Facebook announced June 1 that since the status gained more than the needed 7,000 comments, there will be a one-week voting period on the changes. The social network stipulates that if more than 30 percent of Facebook’s active users — about 230 million people — vote on the changes, the results will be binding. However, if the 30 percent threshold isn’t reached, the changes will be considered “under advisory.”

The voting period will end June 8 at 9 a.m. PT.

Facebook declined to provide further comment.

Mobilizing the Masses

Criticism over Facebook’s privacy policies and lack of user notification is something the social network has dealt with many times before, especially as its recent high-profile IPO pushed the company’s weaknesses into the spotlight.

“It is possible that the lackluster IPO is having some influence on this,” Larry Cornett, founder and CEO of Brilliant Forge, told the E-Commerce Times. “There is some concern about how much more they can grow and engage the user base.”

“Facebook may seem to be a rapidly growing company, but they continue to break all the rules on privacy, and that is creating a growing sense of user push-back,” Jeff Kagan, a tech analyst and consultant, told the E-Commerce Times. “They are pushing way beyond the comfort level of users. Facebook has two distinct user groups — teens and twenties, and everyone else. Privacy concerns are very different between those two groups.”

However, mobilizing a worldwide user base to object to those changes is a formidable task, said Max Schrems, founder of Europe vs. Facebook.

“We have made very clear what we want by posting a clear list on our-policy.org,” he told the E-Commerce Times. “We wanted to make a positive protest by not just objecting the changes but also suggesting improvements. So far, most comments were only saying ‘I oppose the change,’ which we thought is not very constructive.”

Rallying 230 million people to vote on the changes — especially when that involves reading a detailed proposal — is tough as well, said Schrems. He called the system a “farce” and noted that after 48 hours, the vote was only at .0062 percent participation.

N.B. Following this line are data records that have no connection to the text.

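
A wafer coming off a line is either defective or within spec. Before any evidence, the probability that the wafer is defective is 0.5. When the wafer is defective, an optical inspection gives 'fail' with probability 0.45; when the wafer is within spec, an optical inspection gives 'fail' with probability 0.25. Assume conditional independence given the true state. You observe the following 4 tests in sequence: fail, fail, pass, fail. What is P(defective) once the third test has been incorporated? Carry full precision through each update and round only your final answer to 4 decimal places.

After 'fail': P(defective) = 0.45·0.5000 / (0.45·0.5000 + 0.25·0.5000) ≈ 0.6429
After 'fail': P(defective) = 0.45·0.6429 / (0.45·0.6429 + 0.25·0.3571) ≈ 0.7642
After 'pass': P(defective) = 0.55·0.7642 / (0.55·0.7642 + 0.75·0.2358) ≈ 0.7038

0.7038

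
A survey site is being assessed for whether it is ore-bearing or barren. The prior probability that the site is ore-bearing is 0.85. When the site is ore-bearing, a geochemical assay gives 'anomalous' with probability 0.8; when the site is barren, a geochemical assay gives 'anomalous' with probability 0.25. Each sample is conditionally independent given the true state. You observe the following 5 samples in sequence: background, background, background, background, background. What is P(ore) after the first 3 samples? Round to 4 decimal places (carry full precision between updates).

Apply Bayes' rule sequentially, carrying P(ore) forward.
After 'background': P(ore) = 0.2·0.8500 / (0.2·0.8500 + 0.75·0.1500) ≈ 0.6018
After 'background': P(ore) = 0.2·0.6018 / (0.2·0.6018 + 0.75·0.3982) ≈ 0.2872
After 'background': P(ore) = 0.2·0.2872 / (0.2·0.2872 + 0.75·0.7128) ≈ 0.0970

0.0970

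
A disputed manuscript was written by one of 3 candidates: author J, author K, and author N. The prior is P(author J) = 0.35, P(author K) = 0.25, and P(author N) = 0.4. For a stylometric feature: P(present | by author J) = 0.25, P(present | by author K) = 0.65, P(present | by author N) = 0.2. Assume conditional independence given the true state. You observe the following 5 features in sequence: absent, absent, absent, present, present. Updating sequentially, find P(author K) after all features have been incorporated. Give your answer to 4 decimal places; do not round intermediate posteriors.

0.2063

After 'absent': normaliser = 0.75·0.3500 + 0.35·0.2500 + 0.8·0.4000; P(author J) ≈ 0.3918, P(author K) ≈ 0.1306, P(author N) ≈ 0.4776
After 'absent': normaliser = 0.75·0.3918 + 0.35·0.1306 + 0.8·0.4776; P(author J) ≈ 0.4072, P(author K) ≈ 0.0633, P(author N) ≈ 0.5295
After 'absent': normaliser = 0.75·0.4072 + 0.35·0.0633 + 0.8·0.5295; P(author J) ≈ 0.4066, P(author K) ≈ 0.0295, P(author N) ≈ 0.5639
After 'present': normaliser = 0.25·0.4066 + 0.65·0.0295 + 0.2·0.5639; P(author J) ≈ 0.4351, P(author K) ≈ 0.0821, P(author N) ≈ 0.4828
After 'present': normaliser = 0.25·0.4351 + 0.65·0.0821 + 0.2·0.4828; P(author J) ≈ 0.4204, P(author K) ≈ 0.2063, P(author N) ≈ 0.3732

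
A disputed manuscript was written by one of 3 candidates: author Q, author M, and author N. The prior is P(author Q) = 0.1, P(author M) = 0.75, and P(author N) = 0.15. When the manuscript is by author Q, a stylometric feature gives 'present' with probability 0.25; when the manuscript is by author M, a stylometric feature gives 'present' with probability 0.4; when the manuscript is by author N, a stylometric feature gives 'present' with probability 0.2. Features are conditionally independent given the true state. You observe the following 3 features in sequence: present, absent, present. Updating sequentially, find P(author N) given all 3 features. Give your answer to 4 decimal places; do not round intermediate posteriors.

After 'present': normaliser = 0.25·0.1000 + 0.4·0.7500 + 0.2·0.1500; P(author Q) ≈ 0.0704, P(author M) ≈ 0.8451, P(author N) ≈ 0.0845
After 'absent': normaliser = 0.75·0.0704 + 0.6·0.8451 + 0.8·0.0845; P(author Q) ≈ 0.0842, P(author M) ≈ 0.8081, P(author N) ≈ 0.1077
After 'present': normaliser = 0.25·0.0842 + 0.4·0.8081 + 0.2·0.1077; P(author Q) ≈ 0.0575, P(author M) ≈ 0.8836, P(author N) ≈ 0.0589

0.0589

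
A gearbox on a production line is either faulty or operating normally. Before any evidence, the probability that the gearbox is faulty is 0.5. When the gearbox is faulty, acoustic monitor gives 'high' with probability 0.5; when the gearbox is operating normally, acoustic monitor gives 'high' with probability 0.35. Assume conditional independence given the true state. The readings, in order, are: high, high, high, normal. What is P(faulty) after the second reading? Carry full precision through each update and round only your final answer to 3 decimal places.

After 'high': P(faulty) = 0.5·0.5000 / (0.5·0.5000 + 0.35·0.5000) ≈ 0.5882
After 'high': P(faulty) = 0.5·0.5882 / (0.5·0.5882 + 0.35·0.4118) ≈ 0.6711

0.671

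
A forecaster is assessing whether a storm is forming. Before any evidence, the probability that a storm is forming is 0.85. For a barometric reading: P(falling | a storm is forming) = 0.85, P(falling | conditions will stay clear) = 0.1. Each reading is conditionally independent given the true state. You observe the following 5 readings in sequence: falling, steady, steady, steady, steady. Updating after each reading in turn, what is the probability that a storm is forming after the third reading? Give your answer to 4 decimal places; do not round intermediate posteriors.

0.5723

After 'falling': P(storm) = 0.85·0.8500 / (0.85·0.8500 + 0.1·0.1500) ≈ 0.9797
After 'steady': P(storm) = 0.15·0.9797 / (0.15·0.9797 + 0.9·0.0203) ≈ 0.8892
After 'steady': P(storm) = 0.15·0.8892 / (0.15·0.8892 + 0.9·0.1108) ≈ 0.5723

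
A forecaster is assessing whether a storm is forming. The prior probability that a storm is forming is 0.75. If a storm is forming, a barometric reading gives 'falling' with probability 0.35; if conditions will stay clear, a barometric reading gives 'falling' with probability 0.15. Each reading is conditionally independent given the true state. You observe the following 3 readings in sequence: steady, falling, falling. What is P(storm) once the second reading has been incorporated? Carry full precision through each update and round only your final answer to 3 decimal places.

Each posterior becomes the prior for the next update.
After 'steady': P(storm) = 0.65·0.7500 / (0.65·0.7500 + 0.85·0.2500) ≈ 0.6964
After 'falling': P(storm) = 0.35·0.6964 / (0.35·0.6964 + 0.15·0.3036) ≈ 0.8426

0.843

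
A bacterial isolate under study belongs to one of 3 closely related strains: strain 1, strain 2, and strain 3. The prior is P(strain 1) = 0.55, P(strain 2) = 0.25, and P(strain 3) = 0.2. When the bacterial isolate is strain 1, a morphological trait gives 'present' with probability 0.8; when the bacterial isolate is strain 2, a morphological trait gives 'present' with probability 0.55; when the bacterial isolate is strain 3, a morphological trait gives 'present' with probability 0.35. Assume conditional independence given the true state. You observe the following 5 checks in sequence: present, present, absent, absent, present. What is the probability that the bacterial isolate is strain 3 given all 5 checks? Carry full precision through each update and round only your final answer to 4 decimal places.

After 'present': normaliser = 0.8·0.5500 + 0.55·0.2500 + 0.35·0.2000; P(strain 1) ≈ 0.6795, P(strain 2) ≈ 0.2124, P(strain 3) ≈ 0.1081
After 'present': normaliser = 0.8·0.6795 + 0.55·0.2124 + 0.35·0.1081; P(strain 1) ≈ 0.7785, P(strain 2) ≈ 0.1673, P(strain 3) ≈ 0.0542
After 'absent': normaliser = 0.2·0.7785 + 0.45·0.1673 + 0.65·0.0542; P(strain 1) ≈ 0.5849, P(strain 2) ≈ 0.2828, P(strain 3) ≈ 0.1323
After 'absent': normaliser = 0.2·0.5849 + 0.45·0.2828 + 0.65·0.1323; P(strain 1) ≈ 0.3543, P(strain 2) ≈ 0.3853, P(strain 3) ≈ 0.2604
After 'present': normaliser = 0.8·0.3543 + 0.55·0.3853 + 0.35·0.2604; P(strain 1) ≈ 0.4832, P(strain 2) ≈ 0.3613, P(strain 3) ≈ 0.1554

0.1554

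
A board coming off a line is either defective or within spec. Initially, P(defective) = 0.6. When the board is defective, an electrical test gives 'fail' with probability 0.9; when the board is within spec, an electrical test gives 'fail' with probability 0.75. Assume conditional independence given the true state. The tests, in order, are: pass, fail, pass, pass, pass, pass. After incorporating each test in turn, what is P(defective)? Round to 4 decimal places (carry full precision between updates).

After 'pass': P(defective) = 0.1·0.6000 / (0.1·0.6000 + 0.25·0.4000) ≈ 0.3750
After 'fail': P(defective) = 0.9·0.3750 / (0.9·0.3750 + 0.75·0.6250) ≈ 0.4186
After 'pass': P(defective) = 0.1·0.4186 / (0.1·0.4186 + 0.25·0.5814) ≈ 0.2236
After 'pass': P(defective) = 0.1·0.2236 / (0.1·0.2236 + 0.25·0.7764) ≈ 0.1033
After 'pass': P(defective) = 0.1·0.1033 / (0.1·0.1033 + 0.25·0.8967) ≈ 0.0441
After 'pass': P(defective) = 0.1·0.0441 / (0.1·0.0441 + 0.25·0.9559) ≈ 0.0181

0.0181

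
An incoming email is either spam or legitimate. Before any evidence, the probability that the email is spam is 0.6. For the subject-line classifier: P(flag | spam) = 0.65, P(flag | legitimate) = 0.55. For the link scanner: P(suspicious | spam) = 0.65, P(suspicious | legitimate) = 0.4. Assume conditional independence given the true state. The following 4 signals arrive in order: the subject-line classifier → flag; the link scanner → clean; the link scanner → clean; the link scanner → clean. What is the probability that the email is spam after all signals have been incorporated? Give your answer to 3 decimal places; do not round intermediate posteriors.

Each posterior becomes the prior for the next update.
After the subject-line classifier='flag': P(spam) = 0.65·0.6000 / (0.65·0.6000 + 0.55·0.4000) ≈ 0.6393
After the link scanner='clean': P(spam) = 0.35·0.6393 / (0.35·0.6393 + 0.6·0.3607) ≈ 0.5084
After the link scanner='clean': P(spam) = 0.35·0.5084 / (0.35·0.5084 + 0.6·0.4916) ≈ 0.3763
After the link scanner='clean': P(spam) = 0.35·0.3763 / (0.35·0.3763 + 0.6·0.6237) ≈ 0.2603

0.260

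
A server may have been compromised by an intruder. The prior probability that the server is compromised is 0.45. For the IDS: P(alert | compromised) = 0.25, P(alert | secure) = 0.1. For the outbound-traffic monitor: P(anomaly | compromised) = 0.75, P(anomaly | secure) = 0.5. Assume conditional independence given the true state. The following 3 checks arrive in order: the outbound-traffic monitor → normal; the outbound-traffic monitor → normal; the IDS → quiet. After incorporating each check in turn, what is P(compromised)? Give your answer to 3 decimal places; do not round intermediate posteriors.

After the outbound-traffic monitor='normal': P(compromised) = 0.25·0.4500 / (0.25·0.4500 + 0.5·0.5500) ≈ 0.2903
After the outbound-traffic monitor='normal': P(compromised) = 0.25·0.2903 / (0.25·0.2903 + 0.5·0.7097) ≈ 0.1698
After the IDS='quiet': P(compromised) = 0.75·0.1698 / (0.75·0.1698 + 0.9·0.8302) ≈ 0.1456

0.146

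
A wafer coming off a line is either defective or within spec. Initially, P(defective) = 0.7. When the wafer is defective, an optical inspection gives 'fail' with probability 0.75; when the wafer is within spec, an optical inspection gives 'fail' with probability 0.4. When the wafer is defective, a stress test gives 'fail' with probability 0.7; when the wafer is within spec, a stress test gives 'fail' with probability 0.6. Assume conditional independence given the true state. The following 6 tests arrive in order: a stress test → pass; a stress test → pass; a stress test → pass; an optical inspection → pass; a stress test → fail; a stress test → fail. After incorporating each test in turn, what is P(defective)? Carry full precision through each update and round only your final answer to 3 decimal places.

0.358

After a stress test='pass': P(defective) = 0.3·0.7000 / (0.3·0.7000 + 0.4·0.3000) ≈ 0.6364
After a stress test='pass': P(defective) = 0.3·0.6364 / (0.3·0.6364 + 0.4·0.3636) ≈ 0.5676
After a stress test='pass': P(defective) = 0.3·0.5676 / (0.3·0.5676 + 0.4·0.4324) ≈ 0.4961
After an optical inspection='pass': P(defective) = 0.25·0.4961 / (0.25·0.4961 + 0.6·0.5039) ≈ 0.2909
After a stress test='fail': P(defective) = 0.7·0.2909 / (0.7·0.2909 + 0.6·0.7091) ≈ 0.3236
After a stress test='fail': P(defective) = 0.7·0.3236 / (0.7·0.3236 + 0.6·0.6764) ≈ 0.3583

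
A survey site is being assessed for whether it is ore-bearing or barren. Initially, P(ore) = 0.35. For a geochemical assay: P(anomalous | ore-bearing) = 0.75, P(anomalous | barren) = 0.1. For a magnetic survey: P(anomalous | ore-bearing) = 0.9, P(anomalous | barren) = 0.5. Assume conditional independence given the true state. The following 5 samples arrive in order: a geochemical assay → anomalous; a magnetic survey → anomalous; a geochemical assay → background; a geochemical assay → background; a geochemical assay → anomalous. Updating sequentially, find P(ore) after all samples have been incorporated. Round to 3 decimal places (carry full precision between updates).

After a geochemical assay='anomalous': P(ore) = 0.75·0.3500 / (0.75·0.3500 + 0.1·0.6500) ≈ 0.8015
After a magnetic survey='anomalous': P(ore) = 0.9·0.8015 / (0.9·0.8015 + 0.5·0.1985) ≈ 0.8791
After a geochemical assay='background': P(ore) = 0.25·0.8791 / (0.25·0.8791 + 0.9·0.1209) ≈ 0.6688
After a geochemical assay='background': P(ore) = 0.25·0.6688 / (0.25·0.6688 + 0.9·0.3312) ≈ 0.3593
After a geochemical assay='anomalous': P(ore) = 0.75·0.3593 / (0.75·0.3593 + 0.1·0.6407) ≈ 0.8079

0.808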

“They’re never going to get the numbers to go back to the old policy,” Justin Brookman, director of consumer privacy at the Center for Democracy and Technology, told the E-Commerce Times. “When you can’t even get 50 percent of people to vote at a midterm election or something like the war in Iraq, this mechanism of change just isn’t going to work for Facebook.”

Out With the Old

“They made a lot of decent changes in this policy,” Brookman said. “It’s really more specific than some of its others, and I like their idea of putting a policy out in advance and getting feedback ahead of time.”

While the privacy fight may be a long, slow battle for Facebook, it’s one worth taking seriously, said Kagan. Otherwise the risk of being ousted as the social network king and going down the road of a Yahoo or AOL is a real threat.

“Users continue to use Facebook for now because it’s the best way to connect, but the way it is going I believe Facebook will not be as important in the future,” he said. “The next idea will be born and grow and take over. Then a few years later the next and the next. That’s the way the tech world operates.”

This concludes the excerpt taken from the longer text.